Having recently committed myself to earning my living as a Data Scientist, I’ve been reading anything I can find to guide my self-education. So I just spent the last hour reading and mulling over DJ Patil‘s article/report Building Data Science Teams (BDST henceforth) which is available free from various outlets; I read the Kindle version. (Disclaimer: DJ is a friend and occasional drinking buddy.)
Patil takes up the necessary and generally thankless task of writing a “big-think piece”. It’s necessary because, with all the recent talk about Data Scientists, it would be easy for some to see “Data Science” as a recent entry in the long history of business fads. Business fads tend to indulge in one of two sins: oversimplifying, or being so general that anything counts. Both are sins to which Data Science advocates are susceptible. An advocate of Data Science might oversimplify by giving a recipe or IT shopping list for doing Data Science; Patil avoids this triteness by emphasizing the wide diversity of the good teams he’s built or worked with. Alternatively, one could sin by making anything count as Data Science. Commenter “Verbose” anticipates this problem with his erudite critique of BDST: “Same technical data analysis, new bullshit name“. Patil avoids this and provides a blueprint for others to do the same.
When discussing the etymology of “Data Scientist” Patil writes that “Research Scientist” would not be as appropriate a term for this profession:
“Research scientist” was a reasonable job title used by companies like Sun, HP, Xerox, Yahoo, and IBM. However, we felt that most research scientists worked on projects that were futuristic and abstract, and the work was done in labs that were isolated from the product development teams. It might take years for lab research to affect key products, if it ever did. Instead, the focus of our teams was to work on data applications that would have an immediate and massive impact on the business. (emphasis added) The term that seemed to fit best was data scientist: those who use both data and science to create something new.

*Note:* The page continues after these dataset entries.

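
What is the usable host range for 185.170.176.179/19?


Network: 185.170.160.0
Broadcast: 185.170.191.255
First usable = network + 1
Last usable = broadcast - 1
Range: 185.170.160.1 to 185.170.191.254


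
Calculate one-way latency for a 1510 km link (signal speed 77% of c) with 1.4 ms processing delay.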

Elsewhere Patil provides a solid definition of Data Scientist, but this paragraph encapsulates the concept just as well: A Data Scientist uses data and science to have an immediate and massive impact on the business. Just moving data around? Not data science. Have an impact in the vague future? Not data science. Improving entirely on the margins? Not (all of) data science. Holding the Data Scientist’s feet to the fire — asking “How does this immediately and massively impact our business?” — provides accountability and hence focus for the team.
Writing a “big-think piece” is also a thankless task: the breadth of the topic means that it’s easy for critics to find something to criticize as being presented too simply. This ignores the contribution of providing a view of the new discipline from space, showing all of it as a piece, and showing (if briefly) how the disparate parts fit together. I was glad for a look at a map for this road I’m traveling.
Overall BDST is short, shorter than I would have liked. (I’m glad that Patil is sharing more of his experience through other venues.) The advice Patil gives about Data Science, forging teams, and hiring Data Scientists seems both specific and useful; I’ll post again as I have occasion to use his advice.
Recommendation: “Building Data Science Teams” is short, but with enough good ideas as to be required for anyone in business intelligence, internal data analysis, or applied computational modeling and prediction.